During one scene in the episode “Vietnam,” a Vietnamese boy hands Jack a fish that he caught. At first, Jack is very kind to the boy — whose mother Jack might have had a relationship with, viewers learn — but then another soldier becomes quite angry, warning Jack not to communicate with the Vietnamese and yelling at the boy and his mother to go away.

This scene was a “great depiction,” Maxner says, of the challenges faced by Americans occupying space in Vietnamese communities. “You had some Americans who were sympathetic to the situation and wanted to have a positive relationship with the civilian population, and then you had those who didn’t care, who were angry.”

Inevitably, individual soldiers’ experiences with the war had direct effects on how they interacted with the Vietnamese. It’s possible that the angry soldier — who thought they couldn’t trust this little boy to give them food — had just lost a friend in a battle, Maxner says. But Vietnamese civilians were just as affected by the fighting as the American soldiers were, so the dichotomy of sympathy and anger existed in their communities, too. “That happened on both sides,” Maxner says.

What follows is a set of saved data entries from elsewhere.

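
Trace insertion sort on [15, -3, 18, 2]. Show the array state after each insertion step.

First element 15 is already 'sorted'
Insert -3: shifted 1 elements -> [-3, 15, 18, 2]
Insert 18: shifted 0 elements -> [-3, 15, 18, 2]
Insert 2: shifted 2 elements -> [-3, 2, 15, 18]


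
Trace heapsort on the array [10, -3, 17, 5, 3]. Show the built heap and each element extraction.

Build heap: [17, 5, 10, -3, 3]
Extract 17: [10, 5, 3, -3, 17]
Extract 10: [5, -3, 3, 10, 17]
Extract 5: [3, -3, 5, 10, 17]
Extract 3: [-3, 3, 5, 10, 17]


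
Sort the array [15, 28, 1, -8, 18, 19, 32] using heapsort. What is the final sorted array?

Build heap: [32, 28, 19, -8, 18, 15, 1]
Extract 32: [28, 18, 19, -8, 1, 15, 32]
Extract 28: [19, 18, 15, -8, 1, 28, 32]
Extract 19: [18, 1, 15, -8, 19, 28, 32]
Extract 18: [15, 1, -8, 18, 19, 28, 32]
Extract 15: [1, -8, 15, 18, 19, 28, 32]
Extract 1: [-8, 1, 15, 18, 19, 28, 32]


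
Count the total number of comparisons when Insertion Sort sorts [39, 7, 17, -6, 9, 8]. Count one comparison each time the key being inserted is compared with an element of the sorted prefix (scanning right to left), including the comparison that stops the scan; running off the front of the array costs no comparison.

Insert 7: 39 > 7 (shift), reached front = 1 comparison(s) -> [7, 39, 17, -6, 9, 8]
Insert 17: 39 > 17 (shift), 7 <= 17 (stop) = 2 comparison(s) -> [7, 17, 39, -6, 9, 8]
Insert -6: 39 > -6 (shift), 17 > -6 (shift), 7 > -6 (shift), reached front = 3 comparison(s) -> [-6, 7, 17, 39, 9, 8]
Insert 9: 39 > 9 (shift), 17 > 9 (shift), 7 <= 9 (stop) = 3 comparison(s) -> [-6, 7, 9, 17, 39, 8]
Insert 8: 39 > 8 (shift), 17 > 8 (shift), 9 > 8 (shift), 7 <= 8 (stop) = 4 comparison(s) -> [-6, 7, 8, 9, 17, 39]
Total comparisons: 1 + 2 + 3 + 3 + 4 = 13


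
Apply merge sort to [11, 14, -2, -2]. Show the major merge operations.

Divide and conquer:
  Merge [11] + [14] -> [11, 14]
  Merge [-2] + [-2] -> [-2, -2]
  Merge [11, 14] + [-2, -2] -> [-2, -2, 11, 14]


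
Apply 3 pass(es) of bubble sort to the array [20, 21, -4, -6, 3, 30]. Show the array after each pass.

After pass 1: [20, -4, -6, 3, 21, 30] (3 swaps)
After pass 2: [-4, -6, 3, 20, 21, 30] (3 swaps)
After pass 3: [-6, -4, 3, 20, 21, 30] (1 swaps)
Total swaps: 7


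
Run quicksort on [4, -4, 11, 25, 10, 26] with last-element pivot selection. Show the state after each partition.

Partition 1: pivot=26 at index 5 -> [4, -4, 11, 25, 10, 26]
Partition 2: pivot=10 at index 2 -> [4, -4, 10, 25, 11, 26]
Partition 3: pivot=-4 at index 0 -> [-4, 4, 10, 25, 11, 26]
Partition 4: pivot=11 at index 3 -> [-4, 4, 10, 11, 25, 26]


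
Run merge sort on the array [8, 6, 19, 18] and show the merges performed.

Divide and conquer:
  Merge [8] + [6] -> [6, 8]
  Merge [19] + [18] -> [18, 19]
  Merge [6, 8] + [18, 19] -> [6, 8, 18, 19]


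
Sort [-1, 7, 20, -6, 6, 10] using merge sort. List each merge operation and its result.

Divide and conquer:
  Merge [7] + [20] -> [7, 20]
  Merge [-1] + [7, 20] -> [-1, 7, 20]
  Merge [6] + [10] -> [6, 10]
  Merge [-6] + [6, 10] -> [-6, 6, 10]
  Merge [-1, 7, 20] + [-6, 6, 10] -> [-6, -1, 6, 7, 10, 20]


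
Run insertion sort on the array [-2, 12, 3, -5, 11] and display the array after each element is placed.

First element -2 is already 'sorted'
Insert 12: shifted 0 elements -> [-2, 12, 3, -5, 11]
Insert 3: shifted 1 elements -> [-2, 3, 12, -5, 11]
Insert -5: shifted 3 elements -> [-5, -2, 3, 12, 11]
Insert 11: shifted 1 elements -> [-5, -2, 3, 11, 12]


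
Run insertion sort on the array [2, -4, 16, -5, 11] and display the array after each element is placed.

First element 2 is already 'sorted'
Insert -4: shifted 1 elements -> [-4, 2, 16, -5, 11]
Insert 16: shifted 0 elements -> [-4, 2, 16, -5, 11]
Insert -5: shifted 3 elements -> [-5, -4, 2, 16, 11]
Insert 11: shifted 1 elements -> [-5, -4, 2, 11, 16]


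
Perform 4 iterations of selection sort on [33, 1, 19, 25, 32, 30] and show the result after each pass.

Pass 1: Select minimum 1 at index 1, swap -> [1, 33, 19, 25, 32, 30]
Pass 2: Select minimum 19 at index 2, swap -> [1, 19, 33, 25, 32, 30]
Pass 3: Select minimum 25 at index 3, swap -> [1, 19, 25, 33, 32, 30]
Pass 4: Select minimum 30 at index 5, swap -> [1, 19, 25, 30, 32, 33]


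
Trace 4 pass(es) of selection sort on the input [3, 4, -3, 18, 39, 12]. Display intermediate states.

Pass 1: Select minimum -3 at index 2, swap -> [-3, 4, 3, 18, 39, 12]
Pass 2: Select minimum 3 at index 2, swap -> [-3, 3, 4, 18, 39, 12]
Pass 3: Select minimum 4 at index 2, swap -> [-3, 3, 4, 18, 39, 12]
Pass 4: Select minimum 12 at index 5, swap -> [-3, 3, 4, 12, 39, 18]


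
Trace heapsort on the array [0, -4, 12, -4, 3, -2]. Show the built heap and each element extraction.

Build heap: [12, 3, 0, -4, -4, -2]
Extract 12: [3, -2, 0, -4, -4, 12]
Extract 3: [0, -2, -4, -4, 3, 12]
Extract 0: [-2, -4, -4, 0, 3, 12]
Extract -2: [-4, -4, -2, 0, 3, 12]
Extract -4: [-4, -4, -2, 0, 3, 12]


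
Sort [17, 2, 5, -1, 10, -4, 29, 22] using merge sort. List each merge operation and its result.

Divide and conquer:
  Merge [17] + [2] -> [2, 17]
  Merge [5] + [-1] -> [-1, 5]
  Merge [2, 17] + [-1, 5] -> [-1, 2, 5, 17]
  Merge [10] + [-4] -> [-4, 10]
  Merge [29] + [22] -> [22, 29]
  Merge [-4, 10] + [22, 29] -> [-4, 10, 22, 29]
  Merge [-1, 2, 5, 17] + [-4, 10, 22, 29] -> [-4, -1, 2, 5, 10, 17, 22, 29]


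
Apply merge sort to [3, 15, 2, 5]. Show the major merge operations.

Divide and conquer:
  Merge [3] + [15] -> [3, 15]
  Merge [2] + [5] -> [2, 5]
  Merge [3, 15] + [2, 5] -> [2, 3, 5, 15]


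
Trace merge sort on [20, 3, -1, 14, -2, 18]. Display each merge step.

Divide and conquer:
  Merge [3] + [-1] -> [-1, 3]
  Merge [20] + [-1, 3] -> [-1, 3, 20]
  Merge [-2] + [18] -> [-2, 18]
  Merge [14] + [-2, 18] -> [-2, 14, 18]
  Merge [-1, 3, 20] + [-2, 14, 18] -> [-2, -1, 3, 14, 18, 20]


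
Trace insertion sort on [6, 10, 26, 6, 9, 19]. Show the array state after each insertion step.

First element 6 is already 'sorted'
Insert 10: shifted 0 elements -> [6, 10, 26, 6, 9, 19]
Insert 26: shifted 0 elements -> [6, 10, 26, 6, 9, 19]
Insert 6: shifted 2 elements -> [6, 6, 10, 26, 9, 19]
Insert 9: shifted 2 elements -> [6, 6, 9, 10, 26, 19]
Insert 19: shifted 1 elements -> [6, 6, 9, 10, 19, 26]


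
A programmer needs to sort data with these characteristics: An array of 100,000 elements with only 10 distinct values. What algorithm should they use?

Best choice: 3-way quicksort or Counting sort
Reason: 3-way (Dutch national flag) partitioning groups every copy of the pivot together, so with only d=10 distinct keys quicksort finishes in O(n log d) expected time, which is effectively linear; counting sort runs in O(n + k) where k is the size of the key range (not the number of distinct values), so it is linear when the 10 values are integers drawn from a small known range


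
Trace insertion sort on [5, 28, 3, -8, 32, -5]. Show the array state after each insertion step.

First element 5 is already 'sorted'
Insert 28: shifted 0 elements -> [5, 28, 3, -8, 32, -5]
Insert 3: shifted 2 elements -> [3, 5, 28, -8, 32, -5]
Insert -8: shifted 3 elements -> [-8, 3, 5, 28, 32, -5]
Insert 32: shifted 0 elements -> [-8, 3, 5, 28, 32, -5]
Insert -5: shifted 4 elements -> [-8, -5, 3, 5, 28, 32]


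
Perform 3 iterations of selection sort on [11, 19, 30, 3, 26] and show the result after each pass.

Pass 1: Select minimum 3 at index 3, swap -> [3, 19, 30, 11, 26]
Pass 2: Select minimum 11 at index 3, swap -> [3, 11, 30, 19, 26]
Pass 3: Select minimum 19 at index 3, swap -> [3, 11, 19, 30, 26]


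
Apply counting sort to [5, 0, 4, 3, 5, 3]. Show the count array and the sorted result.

Count array: [1, 0, 0, 2, 1, 2]
(count[i] = number of elements equal to i)
Cumulative count: [1, 1, 1, 3, 4, 6]
Sorted: [0, 3, 3, 4, 5, 5]


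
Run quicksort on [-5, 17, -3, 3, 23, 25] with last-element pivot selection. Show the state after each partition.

Partition 1: pivot=25 at index 5 -> [-5, 17, -3, 3, 23, 25]
Partition 2: pivot=23 at index 4 -> [-5, 17, -3, 3, 23, 25]
Partition 3: pivot=3 at index 2 -> [-5, -3, 3, 17, 23, 25]
Partition 4: pivot=-3 at index 1 -> [-5, -3, 3, 17, 23, 25]


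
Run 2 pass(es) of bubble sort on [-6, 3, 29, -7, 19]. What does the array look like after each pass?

After pass 1: [-6, 3, -7, 19, 29] (2 swaps)
After pass 2: [-6, -7, 3, 19, 29] (1 swaps)
Total swaps: 3


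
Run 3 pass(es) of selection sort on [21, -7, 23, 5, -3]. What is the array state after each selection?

Pass 1: Select minimum -7 at index 1, swap -> [-7, 21, 23, 5, -3]
Pass 2: Select minimum -3 at index 4, swap -> [-7, -3, 23, 5, 21]
Pass 3: Select minimum 5 at index 3, swap -> [-7, -3, 5, 23, 21]


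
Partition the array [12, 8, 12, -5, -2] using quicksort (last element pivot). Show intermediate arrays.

Partition 1: pivot=-2 at index 1 -> [-5, -2, 12, 12, 8]
Partition 2: pivot=8 at index 2 -> [-5, -2, 8, 12, 12]
Partition 3: pivot=12 at index 4 -> [-5, -2, 8, 12, 12]


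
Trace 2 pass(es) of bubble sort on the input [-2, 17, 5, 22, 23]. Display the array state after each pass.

After pass 1: [-2, 5, 17, 22, 23] (1 swaps)
After pass 2: [-2, 5, 17, 22, 23] (0 swaps)
Total swaps: 1


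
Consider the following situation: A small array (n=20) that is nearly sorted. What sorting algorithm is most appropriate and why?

Best choice: Insertion sort
Reason: Insertion sort is O(n) for nearly sorted arrays and has low overhead


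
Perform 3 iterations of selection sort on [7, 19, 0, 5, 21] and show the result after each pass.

Pass 1: Select minimum 0 at index 2, swap -> [0, 19, 7, 5, 21]
Pass 2: Select minimum 5 at index 3, swap -> [0, 5, 7, 19, 21]
Pass 3: Select minimum 7 at index 2, swap -> [0, 5, 7, 19, 21]


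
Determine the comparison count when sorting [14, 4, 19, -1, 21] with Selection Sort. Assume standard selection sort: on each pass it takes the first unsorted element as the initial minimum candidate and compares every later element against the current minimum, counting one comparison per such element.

Pass 1: scan indices 1..4 for the minimum = 4 comparison(s); min is -1, place at index 0 -> [-1, 4, 19, 14, 21]
Pass 2: scan indices 2..4 for the minimum = 3 comparison(s); min is 4, place at index 1 -> [-1, 4, 19, 14, 21]
Pass 3: scan indices 3..4 for the minimum = 2 comparison(s); min is 14, place at index 2 -> [-1, 4, 14, 19, 21]
Pass 4: scan indices 4..4 for the minimum = 1 comparison(s); min is 19, place at index 3 -> [-1, 4, 14, 19, 21]
Selection sort always scans the whole unsorted suffix, so the count is (n-1) + (n-2) + ... + 1 = n(n-1)/2 = 5*4/2 = 10 regardless of the input order.
Total comparisons: 4 + 3 + 2 + 1 = 10


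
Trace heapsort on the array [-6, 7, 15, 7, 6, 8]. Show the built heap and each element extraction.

Build heap: [15, 7, 8, 7, 6, -6]
Extract 15: [8, 7, -6, 7, 6, 15]
Extract 8: [7, 7, -6, 6, 8, 15]
Extract 7: [7, 6, -6, 7, 8, 15]
Extract 7: [6, -6, 7, 7, 8, 15]
Extract 6: [-6, 6, 7, 7, 8, 15]


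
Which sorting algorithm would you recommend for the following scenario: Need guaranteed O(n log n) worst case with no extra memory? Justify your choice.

Best choice: Heapsort
Reason: Heapsort is O(n log n) worst case and sorts in-place; quicksort can degrade to O(n^2)


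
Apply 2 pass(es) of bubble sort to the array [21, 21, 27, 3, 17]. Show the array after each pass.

After pass 1: [21, 21, 3, 17, 27] (2 swaps)
After pass 2: [21, 3, 17, 21, 27] (2 swaps)
Total swaps: 4


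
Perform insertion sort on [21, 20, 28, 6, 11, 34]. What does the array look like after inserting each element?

First element 21 is already 'sorted'
Insert 20: shifted 1 elements -> [20, 21, 28, 6, 11, 34]
Insert 28: shifted 0 elements -> [20, 21, 28, 6, 11, 34]
Insert 6: shifted 3 elements -> [6, 20, 21, 28, 11, 34]
Insert 11: shifted 3 elements -> [6, 11, 20, 21, 28, 34]
Insert 34: shifted 0 elements -> [6, 11, 20, 21, 28, 34]


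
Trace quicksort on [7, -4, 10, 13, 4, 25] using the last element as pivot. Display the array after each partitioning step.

Partition 1: pivot=25 at index 5 -> [7, -4, 10, 13, 4, 25]
Partition 2: pivot=4 at index 1 -> [-4, 4, 10, 13, 7, 25]
Partition 3: pivot=7 at index 2 -> [-4, 4, 7, 13, 10, 25]
Partition 4: pivot=10 at index 3 -> [-4, 4, 7, 10, 13, 25]


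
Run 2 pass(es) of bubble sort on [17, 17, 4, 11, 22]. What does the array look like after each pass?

After pass 1: [17, 4, 11, 17, 22] (2 swaps)
After pass 2: [4, 11, 17, 17, 22] (2 swaps)
Total swaps: 4


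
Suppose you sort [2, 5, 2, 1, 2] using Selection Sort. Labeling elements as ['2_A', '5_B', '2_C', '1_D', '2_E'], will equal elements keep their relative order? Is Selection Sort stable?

Trace Selection Sort on the labeled array (the key is the number; the letter only tracks identity):
  Pass 1: minimum of unsorted part is 1_D at index 3; swap it with 2_A at index 0 -> [1_D, 5_B, 2_C, 2_A, 2_E]
  Pass 2: minimum of unsorted part is 2_C at index 2; swap it with 5_B at index 1 -> [1_D, 2_C, 5_B, 2_A, 2_E]
  Pass 3: minimum of unsorted part is 2_A at index 3; swap it with 5_B at index 2 -> [1_D, 2_C, 2_A, 5_B, 2_E]
  Pass 4: minimum of unsorted part is 2_E at index 4; swap it with 5_B at index 3 -> [1_D, 2_C, 2_A, 2_E, 5_B]
Final order: [1_D, 2_C, 2_A, 2_E, 5_B]
Equal keys:
  value 2: originally 2_A, 2_C, 2_E; after sorting 2_C, 2_A, 2_E -> order changed
Equal keys were reordered, so Selection Sort is not stable: the long-range swap that moves the minimum into place can carry an element past an equal key. (One such input is enough; an unstable sort may happen to preserve order on other inputs, but it gives no guarantee.)
Answer: Not stable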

Is it feasible that Jack’s military service would have been so mysterious to his family?

Though the depictions of the war may not be perfectly accurate, Maxner says, This Is Us aces its depiction of life after the war.

Jack not only hid details about his time in Vietnam from his family, but he lied about his position, claiming he was “just a mechanic” and didn’t see combat. His son is later shocked to learn the truth about his father’s important role in the war, and confused by his father’s lack of candor.

“In my experience, with this particular war, the answers are so dark — you’re better off not having them,” his father’s friend explains to him.

In this quote lies a core truth about many veterans‘ experiences after the Vietnam War, Maxner says. When troops came home, they were not only faced with the challenges all veterans face of reintegrating into civilian society, but also with something much darker.

“They came home to a nation that was ambivalent at best and hostile at worst,” Maxner says.

Post-traumatic stress disorder (PTSD) was not recognized as a disorder until years after Jack Pearson and every real American soldier returned from Vietnam; it wasn’t until 1980, five years after the war was officially over, that the disorder was added to the DSM. Maxner says it was common for soldiers to self-medicate with drugs and alcohol, as Jack Pearson did for years before overcoming alcoholism. When Maxner and the faculty at the Vietnam Center conducted a series of interviews with Vietnam veterans in 2000 for an oral history project, Maxner says many told the researchers it was the first time they had ever opened up about the war — 20 years later.

“They didn’t talk to their wives, their parents, their kids. They didn’t talk to anybody about it,” Maxner says. “They experienced some incredibly difficult and dark things, and they didn’t want to relive it. They didn’t want to talk about it.”

Maxner hopes that This Is Us will use its platform to continue using this Vietnam story arc to educate Americans, and hopefully create a better country to which veterans return home.

“It really is a great mechanism that they’re introducing,” he says, “where they can remind Americans of what veterans experience and how it affects them when they get home.”